Dark energy discovery wins physics Nobel
The shocking discovery that the universe is expanding at a faster and faster rate has taken the 2011 Nobel Prize in Physics. Three American astrophysicists will divide the $1.5 million prize, announced October 4 in Stockholm.
Half the prize goes to Saul Perlmutter of Lawrence Berkeley National Laboratory in California. In 1988, he started the Supernova Cosmology Project to measure the brightness of a certain class of distant supernovas. Because these exploded white dwarf stars tend to have the same brightness, they offer a cosmic yardstick for measuring how fast distant objects are moving. Perlmutter expected to find evidence that the fabric of spacetime has been expanding at an ever slower rate — a consequence of Einstein’s theory of general relativity, in which gravity puts the brakes on the expansion of the universe.
So did Brian Schmidt of the Mount Stromlo Observatory and the Australian National University in Weston Creek and Adam Riess of the Johns Hopkins University and Space Telescope Science Institute in Baltimore, who will split the other half of the prize. Their High-z Supernova Search Team, launched in 1994, also used large telescopes to search big swaths of the night sky for supernovas.
In 1998 the rival teams both announced something utterly unexpected: Compared with closer supernovas, distant supernovas were dimmer and farther away than expected. Instead of slowing down, the expansion of the universe had been speeding up for billions of years, starting at about the same time that the solar system first formed.
“It was with a fair bit of trepidation that we ended up telling our group and eventually telling the world that we had this crazy result,” Schmidt told the Nobel committee during the announcement of the prize.
These observations, which have since been verified by more precise measurements of supernovas, also suggest that about three-quarters of the universe’s mass-energy may be invisible dark energy that is driving the accelerating expansion. A similar idea was first proposed by Einstein himself, then rejected. Observations of radiation left over from the Big Bang support the existence of this dark energy.
“This is a hot research topic,” says Olga Botner, a physicist at Sweden’s Uppsala University and a member of the Royal Swedish Academy of Sciences. “The hottest candidate is what is called dark energy.

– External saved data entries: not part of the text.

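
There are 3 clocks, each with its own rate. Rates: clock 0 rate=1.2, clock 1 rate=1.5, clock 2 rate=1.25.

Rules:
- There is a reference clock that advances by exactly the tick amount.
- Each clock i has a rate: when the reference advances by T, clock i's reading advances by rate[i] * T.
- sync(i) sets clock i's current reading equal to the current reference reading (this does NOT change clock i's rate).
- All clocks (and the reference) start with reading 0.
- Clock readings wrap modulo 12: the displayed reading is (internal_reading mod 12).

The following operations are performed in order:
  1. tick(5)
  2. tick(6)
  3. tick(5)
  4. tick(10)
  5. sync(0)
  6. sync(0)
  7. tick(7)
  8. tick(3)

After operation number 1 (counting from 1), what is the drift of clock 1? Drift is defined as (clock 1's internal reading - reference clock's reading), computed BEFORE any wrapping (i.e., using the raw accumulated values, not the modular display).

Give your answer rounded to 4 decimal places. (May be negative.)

Answer: 2.5000

Derivation:
After op 1 tick(5): ref=5.0000 raw=[6.0000 7.5000 6.2500]
Drift of clock 1 after op 1: 7.5000 - 5.0000 = 2.5000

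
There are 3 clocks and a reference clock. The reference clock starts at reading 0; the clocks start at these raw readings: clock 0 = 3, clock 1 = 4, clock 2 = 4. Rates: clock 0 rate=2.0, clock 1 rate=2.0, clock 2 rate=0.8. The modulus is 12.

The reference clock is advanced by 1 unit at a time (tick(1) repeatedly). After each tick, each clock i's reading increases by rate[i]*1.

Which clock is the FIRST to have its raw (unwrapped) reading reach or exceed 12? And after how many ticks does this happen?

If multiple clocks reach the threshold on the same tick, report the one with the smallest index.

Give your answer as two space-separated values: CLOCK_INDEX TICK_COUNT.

Answer: 1 4

Derivation:
clock 0: start=3, rate=2.0, needs 12-3 = 9; ticks = ceil(9/2.0) = ceil(4.5000) = 5; reading at tick 5 = 3 + 2.0*5 = 13.0000
clock 1: start=4, rate=2.0, needs 12-4 = 8; ticks = ceil(8/2.0) = ceil(4.0000) = 4; reading at tick 4 = 4 + 2.0*4 = 12.0000
clock 2: start=4, rate=0.8, needs 12-4 = 8; ticks = ceil(8/0.8) = ceil(10.0000) = 10; reading at tick 10 = 4 + 0.8*10 = 12.0000
Minimum tick count = 4; winners = [1]; smallest index = 1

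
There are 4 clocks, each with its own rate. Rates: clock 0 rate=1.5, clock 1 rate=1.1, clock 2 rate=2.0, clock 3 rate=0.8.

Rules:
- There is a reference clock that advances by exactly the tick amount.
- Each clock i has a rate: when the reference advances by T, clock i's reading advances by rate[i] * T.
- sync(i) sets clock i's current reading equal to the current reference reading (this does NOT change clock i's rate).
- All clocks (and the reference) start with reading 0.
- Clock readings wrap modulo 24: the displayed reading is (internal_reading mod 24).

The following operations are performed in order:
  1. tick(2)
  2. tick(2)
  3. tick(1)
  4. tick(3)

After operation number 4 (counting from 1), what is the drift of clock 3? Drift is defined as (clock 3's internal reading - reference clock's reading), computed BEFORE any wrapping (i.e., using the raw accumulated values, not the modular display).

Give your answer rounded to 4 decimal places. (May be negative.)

After op 1 tick(2): ref=2.0000 raw=[3.0000 2.2000 4.0000 1.6000]
After op 2 tick(2): ref=4.0000 raw=[6.0000 4.4000 8.0000 3.2000]
After op 3 tick(1): ref=5.0000 raw=[7.5000 5.5000 10.0000 4.0000]
After op 4 tick(3): ref=8.0000 raw=[12.0000 8.8000 16.0000 6.4000]
Drift of clock 3 after op 4: 6.4000 - 8.0000 = -1.6000

Answer: -1.6000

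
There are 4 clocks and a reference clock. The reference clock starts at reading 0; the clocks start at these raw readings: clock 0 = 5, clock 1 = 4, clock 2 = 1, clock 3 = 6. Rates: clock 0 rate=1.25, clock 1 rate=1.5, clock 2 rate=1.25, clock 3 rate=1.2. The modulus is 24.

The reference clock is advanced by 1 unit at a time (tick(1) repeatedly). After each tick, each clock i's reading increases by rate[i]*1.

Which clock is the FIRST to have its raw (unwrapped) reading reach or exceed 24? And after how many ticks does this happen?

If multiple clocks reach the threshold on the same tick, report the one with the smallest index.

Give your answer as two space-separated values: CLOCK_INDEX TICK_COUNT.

clock 0: start=5, rate=1.25, needs 24-5 = 19; ticks = ceil(19/1.25) = ceil(15.2000) = 16; reading at tick 16 = 5 + 1.25*16 = 25.0000
clock 1: start=4, rate=1.5, needs 24-4 = 20; ticks = ceil(20/1.5) = ceil(13.3333) = 14; reading at tick 14 = 4 + 1.5*14 = 25.0000
clock 2: start=1, rate=1.25, needs 24-1 = 23; ticks = ceil(23/1.25) = ceil(18.4000) = 19; reading at tick 19 = 1 + 1.25*19 = 24.7500
clock 3: start=6, rate=1.2, needs 24-6 = 18; ticks = ceil(18/1.2) = ceil(15.0000) = 15; reading at tick 15 = 6 + 1.2*15 = 24.0000
Minimum tick count = 14; winners = [1]; smallest index = 1

Answer: 1 14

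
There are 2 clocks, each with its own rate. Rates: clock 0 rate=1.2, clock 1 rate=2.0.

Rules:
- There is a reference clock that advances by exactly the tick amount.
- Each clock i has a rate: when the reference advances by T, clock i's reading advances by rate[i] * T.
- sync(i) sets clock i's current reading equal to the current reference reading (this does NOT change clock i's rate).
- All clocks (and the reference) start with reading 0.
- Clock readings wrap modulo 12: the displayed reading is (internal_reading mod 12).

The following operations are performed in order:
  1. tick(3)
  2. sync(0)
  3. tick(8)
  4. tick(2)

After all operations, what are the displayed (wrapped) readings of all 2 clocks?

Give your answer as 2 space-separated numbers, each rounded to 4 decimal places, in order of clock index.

Answer: 3.0000 2.0000

Derivation:
After op 1 tick(3): ref=3.0000 raw=[3.6000 6.0000]
After op 2 sync(0): ref=3.0000 raw=[3.0000 6.0000]
After op 3 tick(8): ref=11.0000 raw=[12.6000 22.0000]
After op 4 tick(2): ref=13.0000 raw=[15.0000 26.0000]
Wrap final raw readings (mod 12): 15.0000 mod 12 = 3.0000; 26.0000 mod 12 = 2.0000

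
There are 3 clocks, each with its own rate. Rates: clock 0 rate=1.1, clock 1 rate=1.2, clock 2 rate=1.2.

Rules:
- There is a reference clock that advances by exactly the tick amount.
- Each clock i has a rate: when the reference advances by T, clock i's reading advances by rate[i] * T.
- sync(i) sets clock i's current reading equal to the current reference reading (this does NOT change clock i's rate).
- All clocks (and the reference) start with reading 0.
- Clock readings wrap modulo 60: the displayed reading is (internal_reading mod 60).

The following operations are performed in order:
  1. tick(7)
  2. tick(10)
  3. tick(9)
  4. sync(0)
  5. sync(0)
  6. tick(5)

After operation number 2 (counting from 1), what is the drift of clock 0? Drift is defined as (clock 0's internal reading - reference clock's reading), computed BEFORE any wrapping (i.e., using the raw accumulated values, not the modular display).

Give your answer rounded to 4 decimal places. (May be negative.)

After op 1 tick(7): ref=7.0000 raw=[7.7000 8.4000 8.4000]
After op 2 tick(10): ref=17.0000 raw=[18.7000 20.4000 20.4000]
Drift of clock 0 after op 2: 18.7000 - 17.0000 = 1.7000

Answer: 1.7000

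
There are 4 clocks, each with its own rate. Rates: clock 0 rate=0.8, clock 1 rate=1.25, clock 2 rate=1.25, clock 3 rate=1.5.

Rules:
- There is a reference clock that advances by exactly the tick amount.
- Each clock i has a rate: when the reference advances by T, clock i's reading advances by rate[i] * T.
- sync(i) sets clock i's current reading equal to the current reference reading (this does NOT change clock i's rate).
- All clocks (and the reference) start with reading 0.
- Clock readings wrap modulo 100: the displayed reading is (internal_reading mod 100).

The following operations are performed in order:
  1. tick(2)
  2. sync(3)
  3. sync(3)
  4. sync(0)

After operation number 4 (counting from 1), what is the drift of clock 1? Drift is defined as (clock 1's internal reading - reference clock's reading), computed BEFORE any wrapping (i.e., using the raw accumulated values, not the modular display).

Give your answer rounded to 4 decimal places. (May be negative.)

Answer: 0.5000

Derivation:
After op 1 tick(2): ref=2.0000 raw=[1.6000 2.5000 2.5000 3.0000]
After op 2 sync(3): ref=2.0000 raw=[1.6000 2.5000 2.5000 2.0000]
After op 3 sync(3): ref=2.0000 raw=[1.6000 2.5000 2.5000 2.0000]
After op 4 sync(0): ref=2.0000 raw=[2.0000 2.5000 2.5000 2.0000]
Drift of clock 1 after op 4: 2.5000 - 2.0000 = 0.5000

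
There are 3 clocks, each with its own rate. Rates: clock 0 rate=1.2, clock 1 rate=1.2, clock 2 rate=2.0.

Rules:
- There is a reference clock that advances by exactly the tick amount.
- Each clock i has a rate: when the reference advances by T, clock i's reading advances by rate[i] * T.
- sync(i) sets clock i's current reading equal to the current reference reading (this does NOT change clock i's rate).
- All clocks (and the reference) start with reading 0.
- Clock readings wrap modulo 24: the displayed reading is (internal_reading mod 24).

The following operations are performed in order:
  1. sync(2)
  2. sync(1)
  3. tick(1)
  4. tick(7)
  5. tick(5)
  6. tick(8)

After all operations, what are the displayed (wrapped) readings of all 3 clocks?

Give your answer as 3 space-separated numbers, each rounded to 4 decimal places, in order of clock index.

After op 1 sync(2): ref=0.0000 raw=[0.0000 0.0000 0.0000]
After op 2 sync(1): ref=0.0000 raw=[0.0000 0.0000 0.0000]
After op 3 tick(1): ref=1.0000 raw=[1.2000 1.2000 2.0000]
After op 4 tick(7): ref=8.0000 raw=[9.6000 9.6000 16.0000]
After op 5 tick(5): ref=13.0000 raw=[15.6000 15.6000 26.0000]
After op 6 tick(8): ref=21.0000 raw=[25.2000 25.2000 42.0000]
Wrap final raw readings (mod 24): 25.2000 mod 24 = 1.2000; 25.2000 mod 24 = 1.2000; 42.0000 mod 24 = 18.0000

Answer: 1.2000 1.2000 18.0000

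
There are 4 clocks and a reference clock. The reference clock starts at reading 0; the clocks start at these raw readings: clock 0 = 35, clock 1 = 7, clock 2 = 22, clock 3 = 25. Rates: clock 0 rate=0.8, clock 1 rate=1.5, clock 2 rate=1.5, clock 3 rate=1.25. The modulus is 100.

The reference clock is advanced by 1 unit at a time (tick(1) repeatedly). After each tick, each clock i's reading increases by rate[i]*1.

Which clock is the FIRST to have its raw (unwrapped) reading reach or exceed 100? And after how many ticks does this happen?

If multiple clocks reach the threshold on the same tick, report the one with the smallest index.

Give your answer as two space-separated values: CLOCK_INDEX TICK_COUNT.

clock 0: start=35, rate=0.8, needs 100-35 = 65; ticks = ceil(65/0.8) = ceil(81.2500) = 82; reading at tick 82 = 35 + 0.8*82 = 100.6000
clock 1: start=7, rate=1.5, needs 100-7 = 93; ticks = ceil(93/1.5) = ceil(62.0000) = 62; reading at tick 62 = 7 + 1.5*62 = 100.0000
clock 2: start=22, rate=1.5, needs 100-22 = 78; ticks = ceil(78/1.5) = ceil(52.0000) = 52; reading at tick 52 = 22 + 1.5*52 = 100.0000
clock 3: start=25, rate=1.25, needs 100-25 = 75; ticks = ceil(75/1.25) = ceil(60.0000) = 60; reading at tick 60 = 25 + 1.25*60 = 100.0000
Minimum tick count = 52; winners = [2]; smallest index = 2

Answer: 2 52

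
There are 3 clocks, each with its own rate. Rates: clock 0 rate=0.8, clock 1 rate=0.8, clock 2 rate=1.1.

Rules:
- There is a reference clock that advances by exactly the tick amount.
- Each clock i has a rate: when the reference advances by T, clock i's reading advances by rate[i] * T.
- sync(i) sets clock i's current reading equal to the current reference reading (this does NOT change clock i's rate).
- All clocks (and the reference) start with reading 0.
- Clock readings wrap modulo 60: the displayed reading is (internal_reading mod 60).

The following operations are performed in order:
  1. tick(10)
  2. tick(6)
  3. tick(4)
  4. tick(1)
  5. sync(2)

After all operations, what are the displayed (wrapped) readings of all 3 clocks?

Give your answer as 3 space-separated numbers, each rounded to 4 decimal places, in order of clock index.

After op 1 tick(10): ref=10.0000 raw=[8.0000 8.0000 11.0000]
After op 2 tick(6): ref=16.0000 raw=[12.8000 12.8000 17.6000]
After op 3 tick(4): ref=20.0000 raw=[16.0000 16.0000 22.0000]
After op 4 tick(1): ref=21.0000 raw=[16.8000 16.8000 23.1000]
After op 5 sync(2): ref=21.0000 raw=[16.8000 16.8000 21.0000]
Wrap final raw readings (mod 60): 16.8000 mod 60 = 16.8000; 16.8000 mod 60 = 16.8000; 21.0000 mod 60 = 21.0000

Answer: 16.8000 16.8000 21.0000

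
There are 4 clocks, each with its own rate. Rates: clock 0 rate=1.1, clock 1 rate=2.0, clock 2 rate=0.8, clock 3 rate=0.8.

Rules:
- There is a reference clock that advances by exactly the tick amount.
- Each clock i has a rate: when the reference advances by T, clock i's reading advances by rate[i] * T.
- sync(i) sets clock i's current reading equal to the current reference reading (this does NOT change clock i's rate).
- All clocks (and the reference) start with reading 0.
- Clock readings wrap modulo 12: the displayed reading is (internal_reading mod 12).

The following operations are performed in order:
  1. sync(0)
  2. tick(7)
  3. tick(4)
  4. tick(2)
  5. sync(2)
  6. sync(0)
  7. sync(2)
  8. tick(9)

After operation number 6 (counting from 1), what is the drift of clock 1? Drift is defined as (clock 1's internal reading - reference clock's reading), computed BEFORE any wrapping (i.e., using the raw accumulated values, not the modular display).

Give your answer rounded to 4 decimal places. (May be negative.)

Answer: 13.0000

Derivation:
After op 1 sync(0): ref=0.0000 raw=[0.0000 0.0000 0.0000 0.0000]
After op 2 tick(7): ref=7.0000 raw=[7.7000 14.0000 5.6000 5.6000]
After op 3 tick(4): ref=11.0000 raw=[12.1000 22.0000 8.8000 8.8000]
After op 4 tick(2): ref=13.0000 raw=[14.3000 26.0000 10.4000 10.4000]
After op 5 sync(2): ref=13.0000 raw=[14.3000 26.0000 13.0000 10.4000]
After op 6 sync(0): ref=13.0000 raw=[13.0000 26.0000 13.0000 10.4000]
Drift of clock 1 after op 6: 26.0000 - 13.0000 = 13.0000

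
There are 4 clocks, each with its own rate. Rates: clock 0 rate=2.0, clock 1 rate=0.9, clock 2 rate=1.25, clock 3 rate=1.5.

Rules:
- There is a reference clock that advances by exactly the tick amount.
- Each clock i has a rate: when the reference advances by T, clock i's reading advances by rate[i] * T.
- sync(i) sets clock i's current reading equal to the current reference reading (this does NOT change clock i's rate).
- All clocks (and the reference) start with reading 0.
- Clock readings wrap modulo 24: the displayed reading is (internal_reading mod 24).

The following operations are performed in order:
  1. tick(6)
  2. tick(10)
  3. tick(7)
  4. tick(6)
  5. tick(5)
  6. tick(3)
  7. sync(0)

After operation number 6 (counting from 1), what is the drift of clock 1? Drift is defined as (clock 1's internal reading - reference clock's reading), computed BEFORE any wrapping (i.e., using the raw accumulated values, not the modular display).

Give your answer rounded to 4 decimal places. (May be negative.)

After op 1 tick(6): ref=6.0000 raw=[12.0000 5.4000 7.5000 9.0000]
After op 2 tick(10): ref=16.0000 raw=[32.0000 14.4000 20.0000 24.0000]
After op 3 tick(7): ref=23.0000 raw=[46.0000 20.7000 28.7500 34.5000]
After op 4 tick(6): ref=29.0000 raw=[58.0000 26.1000 36.2500 43.5000]
After op 5 tick(5): ref=34.0000 raw=[68.0000 30.6000 42.5000 51.0000]
After op 6 tick(3): ref=37.0000 raw=[74.0000 33.3000 46.2500 55.5000]
Drift of clock 1 after op 6: 33.3000 - 37.0000 = -3.7000

Answer: -3.7000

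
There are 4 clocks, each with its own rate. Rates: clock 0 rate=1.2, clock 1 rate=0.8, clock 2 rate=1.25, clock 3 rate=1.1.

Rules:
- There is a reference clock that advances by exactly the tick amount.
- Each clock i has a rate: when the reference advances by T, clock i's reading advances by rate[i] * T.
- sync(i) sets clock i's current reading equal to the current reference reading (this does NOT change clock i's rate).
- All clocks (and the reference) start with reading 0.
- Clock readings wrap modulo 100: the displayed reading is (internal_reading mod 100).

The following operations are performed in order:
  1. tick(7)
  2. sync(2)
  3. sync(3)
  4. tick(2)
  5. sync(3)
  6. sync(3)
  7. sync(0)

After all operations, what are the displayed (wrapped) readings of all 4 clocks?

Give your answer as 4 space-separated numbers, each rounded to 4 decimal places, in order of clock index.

Answer: 9.0000 7.2000 9.5000 9.0000

Derivation:
After op 1 tick(7): ref=7.0000 raw=[8.4000 5.6000 8.7500 7.7000]
After op 2 sync(2): ref=7.0000 raw=[8.4000 5.6000 7.0000 7.7000]
After op 3 sync(3): ref=7.0000 raw=[8.4000 5.6000 7.0000 7.0000]
After op 4 tick(2): ref=9.0000 raw=[10.8000 7.2000 9.5000 9.2000]
After op 5 sync(3): ref=9.0000 raw=[10.8000 7.2000 9.5000 9.0000]
After op 6 sync(3): ref=9.0000 raw=[10.8000 7.2000 9.5000 9.0000]
After op 7 sync(0): ref=9.0000 raw=[9.0000 7.2000 9.5000 9.0000]
Wrap final raw readings (mod 100): 9.0000 mod 100 = 9.0000; 7.2000 mod 100 = 7.2000; 9.5000 mod 100 = 9.5000; 9.0000 mod 100 = 9.0000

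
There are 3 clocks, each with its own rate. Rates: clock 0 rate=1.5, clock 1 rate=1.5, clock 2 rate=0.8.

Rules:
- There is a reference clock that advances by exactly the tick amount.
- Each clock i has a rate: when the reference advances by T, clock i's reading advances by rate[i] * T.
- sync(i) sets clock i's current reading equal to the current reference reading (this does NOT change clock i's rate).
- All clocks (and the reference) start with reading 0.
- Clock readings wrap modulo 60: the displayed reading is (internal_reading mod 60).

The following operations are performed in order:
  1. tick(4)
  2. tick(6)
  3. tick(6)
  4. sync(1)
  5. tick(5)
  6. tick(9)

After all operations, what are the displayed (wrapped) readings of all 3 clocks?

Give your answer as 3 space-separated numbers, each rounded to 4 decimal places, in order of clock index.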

We don’t know what it is.”
Revealing the nature of this hypothetical dark energy will likely require new instruments — such as a giant camera recently constructed at the Fermi National Accelerator Laboratory in Batavia, Ill. This 570 megapixel camera, destined to be mounted atop a telescope in Chile, will survey a broad area of the night sky, taking snapshots of very distant supernovas and galaxies to pin down exactly how the expansion of the universe has changed over its history.